On Editing Vice & Virtue

As we anticipate our Columbus Day weekend exodus to Turkey Run, I thought it timely to share some thoughts I found in a recent editorial in Touchstone entitled “Editing Vice & Virtue.” The editorial dealt with the current obsession to remove any reference to historical persons who don’t pass the litmus test of political correctness. And, of course, Christopher Columbus is one of them.

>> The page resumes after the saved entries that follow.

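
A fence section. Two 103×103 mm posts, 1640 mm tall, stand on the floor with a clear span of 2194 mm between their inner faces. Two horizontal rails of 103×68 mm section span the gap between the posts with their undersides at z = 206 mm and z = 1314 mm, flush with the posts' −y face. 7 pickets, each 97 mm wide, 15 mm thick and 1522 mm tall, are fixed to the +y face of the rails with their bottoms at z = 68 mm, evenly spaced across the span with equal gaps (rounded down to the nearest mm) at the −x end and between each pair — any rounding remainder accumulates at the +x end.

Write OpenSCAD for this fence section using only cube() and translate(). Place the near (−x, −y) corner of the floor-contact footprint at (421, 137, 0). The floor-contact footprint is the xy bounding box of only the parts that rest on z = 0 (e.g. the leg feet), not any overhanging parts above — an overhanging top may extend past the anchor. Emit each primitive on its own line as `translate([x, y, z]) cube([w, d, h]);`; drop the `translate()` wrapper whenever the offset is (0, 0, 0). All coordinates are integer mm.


translate([421, 137, 0]) cube([103, 103, 1640]);
translate([2718, 137, 0]) cube([103, 103, 1640]);
translate([524, 137, 206]) cube([2194, 103, 68]);
translate([524, 137, 1314]) cube([2194, 103, 68]);
translate([713, 240, 68]) cube([97, 15, 1522]);
translate([999, 240, 68]) cube([97, 15, 1522]);
translate([1285, 240, 68]) cube([97, 15, 1522]);
translate([1571, 240, 68]) cube([97, 15, 1522]);
translate([1857, 240, 68]) cube([97, 15, 1522]);
translate([2143, 240, 68]) cube([97, 15, 1522]);
translate([2429, 240, 68]) cube([97, 15, 1522]);


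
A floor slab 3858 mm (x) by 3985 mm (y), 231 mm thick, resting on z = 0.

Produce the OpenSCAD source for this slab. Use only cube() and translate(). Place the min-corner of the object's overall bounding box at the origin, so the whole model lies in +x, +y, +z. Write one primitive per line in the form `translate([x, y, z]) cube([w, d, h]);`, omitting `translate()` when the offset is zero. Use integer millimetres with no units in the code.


cube([3858, 3985, 231]);


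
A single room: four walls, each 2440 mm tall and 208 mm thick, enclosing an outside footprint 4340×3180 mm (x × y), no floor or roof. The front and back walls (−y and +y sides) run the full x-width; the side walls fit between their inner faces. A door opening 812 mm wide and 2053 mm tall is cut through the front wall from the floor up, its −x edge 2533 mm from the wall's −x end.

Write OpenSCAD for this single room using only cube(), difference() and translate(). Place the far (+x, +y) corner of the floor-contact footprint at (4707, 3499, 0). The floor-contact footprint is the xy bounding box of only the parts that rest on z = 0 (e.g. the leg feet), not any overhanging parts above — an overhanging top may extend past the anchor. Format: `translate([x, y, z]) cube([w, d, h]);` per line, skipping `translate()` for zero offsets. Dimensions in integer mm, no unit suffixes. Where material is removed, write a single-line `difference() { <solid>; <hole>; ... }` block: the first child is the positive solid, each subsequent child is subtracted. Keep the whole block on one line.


difference() { translate([367, 319, 0]) cube([4340, 208, 2440]); translate([2900, 319, 0]) cube([812, 208, 2053]); }
translate([367, 3291, 0]) cube([4340, 208, 2440]);
translate([367, 527, 0]) cube([208, 2764, 2440]);
translate([4499, 527, 0]) cube([208, 2764, 2440]);


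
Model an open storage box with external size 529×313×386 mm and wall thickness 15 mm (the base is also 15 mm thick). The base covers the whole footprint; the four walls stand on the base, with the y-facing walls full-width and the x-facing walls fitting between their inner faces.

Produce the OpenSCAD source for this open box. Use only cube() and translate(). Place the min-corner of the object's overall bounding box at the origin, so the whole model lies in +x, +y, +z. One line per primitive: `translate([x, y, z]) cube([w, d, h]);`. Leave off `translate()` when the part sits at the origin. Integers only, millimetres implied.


cube([529, 313, 15]);
translate([0, 0, 15]) cube([529, 15, 371]);
translate([0, 298, 15]) cube([529, 15, 371]);
translate([0, 15, 15]) cube([15, 283, 371]);
translate([514, 15, 15]) cube([15, 283, 371]);


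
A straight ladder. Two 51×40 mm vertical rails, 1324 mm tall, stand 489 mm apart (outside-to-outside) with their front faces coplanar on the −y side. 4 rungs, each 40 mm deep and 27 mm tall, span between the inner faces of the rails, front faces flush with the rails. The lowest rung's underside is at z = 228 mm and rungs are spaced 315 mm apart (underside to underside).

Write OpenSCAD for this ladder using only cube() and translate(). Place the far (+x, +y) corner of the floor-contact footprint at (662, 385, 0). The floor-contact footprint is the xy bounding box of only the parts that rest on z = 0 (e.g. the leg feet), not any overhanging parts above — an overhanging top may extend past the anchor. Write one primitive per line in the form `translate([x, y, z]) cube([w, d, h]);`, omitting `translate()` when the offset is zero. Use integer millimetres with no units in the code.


translate([173, 345, 0]) cube([51, 40, 1324]);
translate([611, 345, 0]) cube([51, 40, 1324]);
translate([224, 345, 228]) cube([387, 40, 27]);
translate([224, 345, 543]) cube([387, 40, 27]);
translate([224, 345, 858]) cube([387, 40, 27]);
translate([224, 345, 1173]) cube([387, 40, 27]);


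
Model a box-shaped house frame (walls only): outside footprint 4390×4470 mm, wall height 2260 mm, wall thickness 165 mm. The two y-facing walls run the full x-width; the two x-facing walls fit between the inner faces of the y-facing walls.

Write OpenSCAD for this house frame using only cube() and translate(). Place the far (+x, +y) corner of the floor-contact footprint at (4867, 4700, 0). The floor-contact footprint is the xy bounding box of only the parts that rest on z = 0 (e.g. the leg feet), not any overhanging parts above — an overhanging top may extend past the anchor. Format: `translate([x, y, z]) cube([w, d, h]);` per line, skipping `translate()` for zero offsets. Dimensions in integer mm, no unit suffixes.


translate([477, 230, 0]) cube([4390, 165, 2260]);
translate([477, 4535, 0]) cube([4390, 165, 2260]);
translate([477, 395, 0]) cube([165, 4140, 2260]);
translate([4702, 395, 0]) cube([165, 4140, 2260]);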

“Currently there is a movement in our country to apply principles of social justice to purge the land of the names of those who do not adequately represent modern values… Of course, there is much silliness associated with dissociating oneself from the past. Students at the University of Pennsylvania removed a large portrait of William Shakespeare from the halls of their English Department and replaced it with a photograph of the black feminist poet Audre Lorde… In the South, anything associated with the Civil War seems to be the target for culture warriors on the left. City parks and statues memorializing the war heroes are being renamed and removed at a rapid pace.

“As Christians, we generally take a somewhat different view of virtue and vice than do those engaged in the renaming movement. We know that all are sinners. Yet we admire those who performed great deeds, in spite of their sins. We see that this is the way God treats his saints.

“Rahab was a prostitute, yet she is honored in the Bible. Moses was a murderer, yet God chose him to lead his people to freedom. King David was an adulterer and murderer, yet he holds highest honors as the poet laureate of the Church… Among the early Christian saints there were many people who acted badly: Peter denied Christ, and Paul persecuted the first Christians (instigated lynchings?)… It is not very often that Christians are named saints and then ‘dethroned’ for their sins, having their statues removed and their names sandblasted off buildings.”

If we don’t repent of our sins and failures, our names may be blotted out of the book of life (Psalm 69:28), but God doesn’t resign us to the dustbin of history if our behavior isn’t perfect. Thankfully His grace covers our sins, our vice is overshadowed by our Savior’s virtue, and He doesn’t deny that we are His beloved sons and daughters.